When the Arizona summer temperatures top out over 100 degrees on a regular basis, it‘s absolutely essential that your home be insulated for top-quality air efficiency. Without quality home insulation, air leaks can cost AZ homeowners hundreds of dollars a year through lost cooling.
In fact, because of high utility bills, Arizona residents often search for ways to reduce air conditioning costs.
The problem isn’t in the air conditioning systems; good A/C is relatively easy to find in Arizona. But if your home doesn’t have proper insulation, your utility bills skyrocket, as homeowners crank up the A/C more and more to keep their heat levels low. Lost cool air is a precious resource across our state, when our daily summer temperatures often exceed 110°F. The average daytime temperature in Phoenix during the summer is 103°.
Save Money with Air Cooling Efficiency
So what’s the right solution? It’s not going bigger. At least, not usually. Getting the most powerful air conditioning system for your medium-sized home might be an expensive mistake.
Good insulation is the right answer. On average, a well-insulated home can cut typical heating/cooling costs by up to 20% in a year. But if you add extra insulation, your home can save even more money. You can calculate the time it takes to recoup your extra expense and it’s easy to see you’ll come out ahead, sooner rather than later.
What Kind of HOME Insulation Should You Get?
Over the years, new standards for insulation have been instituted. The North American Insulation Manufacturers Association keeps residential builders up to date on the recommended amount of home insulation needed in various parts of the country. For instance, insulation needs are highest in the extremely cold northern states, where higher R-value insulation is needed. R-value stands for resistance to heat flow and having a higher R-value means greater insulating power in your home.
Even if your home currently has a solid layer of insulation, that doesn’t mean it’s up to par with today’s standards or that it’s still intact. Loading up your walls and ceilings with insulating materials can be a good idea? But how much depends on the material, its R-value, and other qualities.
What is R-Value of HOME Insulation?
Stuffing more insulation or adding surface area doesn’t necessarily increase its effectiveness. An important factor is its resistance to heat flow into a cooler space, or R-value. This number is primarily a measure of conduction. There are other factors, such as convection, air infiltration, and radiation not measured by the R-value, so it is really just one aspect of insulation to consider. Plus, each material type and brand has a value of its own.
Another fact about R-value is that insulation materials are tested in a lab. Changes in outside temperatures, humidity, and wind create other forces such as pressure that play a role in how effective these materials are. A material performs to its rated R-value only if all gaps in the structure and pressure differences created by rising hot air and air forcing are managed.

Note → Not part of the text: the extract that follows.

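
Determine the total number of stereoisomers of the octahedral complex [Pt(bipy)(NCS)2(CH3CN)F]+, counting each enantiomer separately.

Each bipy is bidentate and must span two cis positions.
Systematic placement gives 4 geometric isomers: NCS cis (3 arrangements, 2 chiral); NCS trans.
Of these, 2 lack any improper symmetry element and so occur as enantiomeric pairs, giving 4 + 2 = 6 stereoisomers in total.

6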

Effective Arizona Home Insulation Solutions
Heat resistance values are reasonable numbers, but don’t be fooled by unusually high values being sold by some manufacturers. For example, you won’t get much return on investment by purchasing an insulating material more than R-38 for a desert home. You also won’t save more by over-insulating.
Industry experts can conduct an energy audit on your house. This will determine the type and how much insulation is needed, while finding cracked duct, air infiltration, and other issues causing air leakage and reduced efficiency. This is an important first step.
Even if you peek up in the attic and see continuous insulation, there are other considerations. Newer homes in southern Arizona are already insulated between R-30 and R-38. Homes in the northern half of the state, on the other hand, are built with R-60 attic insulation, as the winters are colder up north and at higher elevations.
What Is HOME Insulation Made Of?
The insulating material has a lot to do with how efficiently a home is heated or cooled. Cellulose is a good insulator, plus it blocks sound and resists (though doesn’t stop) the spread of flames. Foam insulation is another popular choice. It can be used in concrete block walls, increasing the R-value by up to five times, while also being effective in older houses with little or no insulation.
Thermal insulation is most common in homes. The insulation is made up of materials such as cellulose, mineral wool, and urethane foam, which slow down hot air when it tries to take over air-conditioned rooms. Radiant barrier materials include reflective foils. While they can help cool rooms down – a poorly insulated attic is a good use – by preventing heat from entering, they are more expensive and generally don’t last as long. Yet adding radiant materials won’t have much impact for those with insulation already in the R-30s range.
HOME Insulation vs. Ventilation
A home’s ventilation is important but works best if it’s properly engineered for your home and there is a network of passive vents. Adding attic-ventilation fans is not cost-effective, and they can generate negative pressure, drawing cooled air out of ductwork and the home’s interior. Combining different products and methods is costly, as well. If you have typical ventilation, then adequate insulation is all you need to hold in cool air during the hot Arizona summer.